Reiserfs vs ext3

Karl Hegbloom hegbloom at pdx.edu
Wed Mar 9 19:18:15 UTC 2005


On Tue, 2005-03-08 at 10:54 -0500, Matthew S-H wrote:
> What are the differences between reiserfs and ext3?  Like, what are the 
> advantages and disadvantages?

Reiserfs uses a btree (IIRC) structure to organize the directory (and
data?), so it's a lot faster to find a particular file in a directory
with many files in it --- O(log(n)), vs O(n).  It also has a way of
compacting some of the data.  A very small file can be put on the same
block as the inode, saving a seek and read.  (or was that XFS?)  It also
can combine file 'tails' on single blocks.  The last part of a file,
that does not fill an entire block, can be placed on a block shared by
the tail of another file.  This saves disk space and can cut down on
reads from the hard drive in the case where both files are needed at
once --- eg. compilation.

XFS is also very good.  It has many of the advantages of Reiserfs, and
may be more stable.  It works well for a server, but use an
interruptible power supply.  I found it does not like to be 'switched
off' without an orderly shutdown.  (ext3 has data journalling as well as
meta-data journalling.  XFS has only meta-data journalling, afaik.)  You
cannot 'xfs_repair' it while it's mounted, so that must be done from
rescue media or an extended initrd.  XFS is very reliable and fast.

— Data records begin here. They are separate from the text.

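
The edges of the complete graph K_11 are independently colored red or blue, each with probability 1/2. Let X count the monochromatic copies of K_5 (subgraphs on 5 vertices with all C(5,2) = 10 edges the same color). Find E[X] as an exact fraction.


Let X = Σ_S X_S over the C(11, 5) = 462 subsets S of size 5, where X_S = 1 if the K_5 on S is monochromatic.
For a fixed S, the K_5 on S has C(5, 2) = 10 edges. P[all 10 edges red] = (1/2)^10, and likewise for blue, so P[monochromatic] = 2·(1/2)^10 = 2^{1 − 10} = 1/512.
By linearity of expectation: E[X] = C(11, 5) · 2^{1 − 10} = 462 · 1/512 = 231/256.
Numerically: E[X] ≈ 0.902344.

E[X] = C(11,5)·2^(1−C(5,2)) = 231/256 ≈ 0.902344.


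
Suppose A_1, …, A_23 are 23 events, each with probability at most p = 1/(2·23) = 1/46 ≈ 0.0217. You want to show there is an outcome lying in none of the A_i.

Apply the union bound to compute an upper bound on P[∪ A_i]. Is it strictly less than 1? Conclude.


Union bound: P[∪_{i=1}^{23} A_i] ≤ Σ_i P[A_i] ≤ 23·p = 23·(1/46) = 1/2.
Numerically: 1/2 ≈ 0.5000.
Is 1/2 < 1? YES.
Since P[∪ A_i] ≤ 1/2 < 1, the complement has P[∩ A_i^c] ≥ 1 − 1/2 = 1/2 > 0, so some outcome avoids every A_i.

23·p = 1/2 ≈ 0.5000; existence CERTIFIED by the union bound.


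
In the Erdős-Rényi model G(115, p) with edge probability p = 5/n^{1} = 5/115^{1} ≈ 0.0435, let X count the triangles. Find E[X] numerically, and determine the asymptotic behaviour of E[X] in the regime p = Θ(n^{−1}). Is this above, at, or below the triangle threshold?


Number of potential triangles: C(115, 3) = 246905.
Each occurs with probability p³ ≈ (0.0435)³ ≈ 8.21895e-05.
By linearity: E[X] = C(115, 3)·p³ ≈ 246905 · 8.21895e-05 ≈ 20.293.
Here α = 1, so p = 5/n is exactly at the triangle threshold p ~ 1/n. Asymptotically E[X] → c³/6 = 5³/6 = 125/6 ≈ 20.833, a bounded constant. In this regime the triangle count is asymptotically Poisson(c³/6).

E[X] ≈ 20.293; in regime p = Θ(1/n^{1}) E[X] stays bounded (at the triangle threshold p ~ 1/n).


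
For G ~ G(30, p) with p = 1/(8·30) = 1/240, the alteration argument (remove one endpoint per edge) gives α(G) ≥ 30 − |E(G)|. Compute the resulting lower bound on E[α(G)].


E[|E(G)|] = C(30, 2)·p = 435 · (1/240) = 29/16.
E[α(G)] ≥ n − E[|E(G)|] = 30 − 29/16 = 451/16.
Numerically: ≈ 28.188.
(This is only a lower bound; the true E[α(G)] may be larger.)

E[α(G)] ≥ 451/16 ≈ 28.188.


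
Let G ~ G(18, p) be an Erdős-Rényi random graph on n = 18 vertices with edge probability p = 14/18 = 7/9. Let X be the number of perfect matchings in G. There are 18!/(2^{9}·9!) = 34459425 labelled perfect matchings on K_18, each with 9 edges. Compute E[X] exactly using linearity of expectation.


K_18 has 18!/(2^{9}·9!) = 34459425 labelled perfect matchings.
For each such perfect matching H, let X_H = 1 if all 9 edges of H are present in G. Then P[X_H = 1] = p^{9} = (7/9)^{9} = 40353607/387420489.
By linearity of expectation: E[X] = Σ_H E[X_H] = 34459425 · p^{9} = 34459425 · 40353607/387420489 = 17167433257975/4782969.
Numerically: E[X] ≈ 3.5893e+06.

E[X] = 34459425 · (7/9)^{9} = 17167433257975/4782969 ≈ 3.5893e+06.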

This is all from memory, learned by reading "Linux File Systems", by
Moshe Bar (author of "Linux Internals"), Osbourne / McGraw Hill, 2001,
ISBN 0-07-212955-7.  I do not claim to be an expert, and you should take
my statements above as potentially incorrect (or more like "not quite
exactly correct?" ;-)

> Its too late for me to reformat (probably not worth it anyway), but it 
> would be nice to know for future Ubuntu setups.

Don't do it without a full backup... there's a tool called 'convertfs'
that can change a file system from one type to another in place.  I've
successfully used it a number of times, but at least once it failed and
I needed the backup.  I don't think you can convert / (or any mounted
file system ?) without booting from rescue media.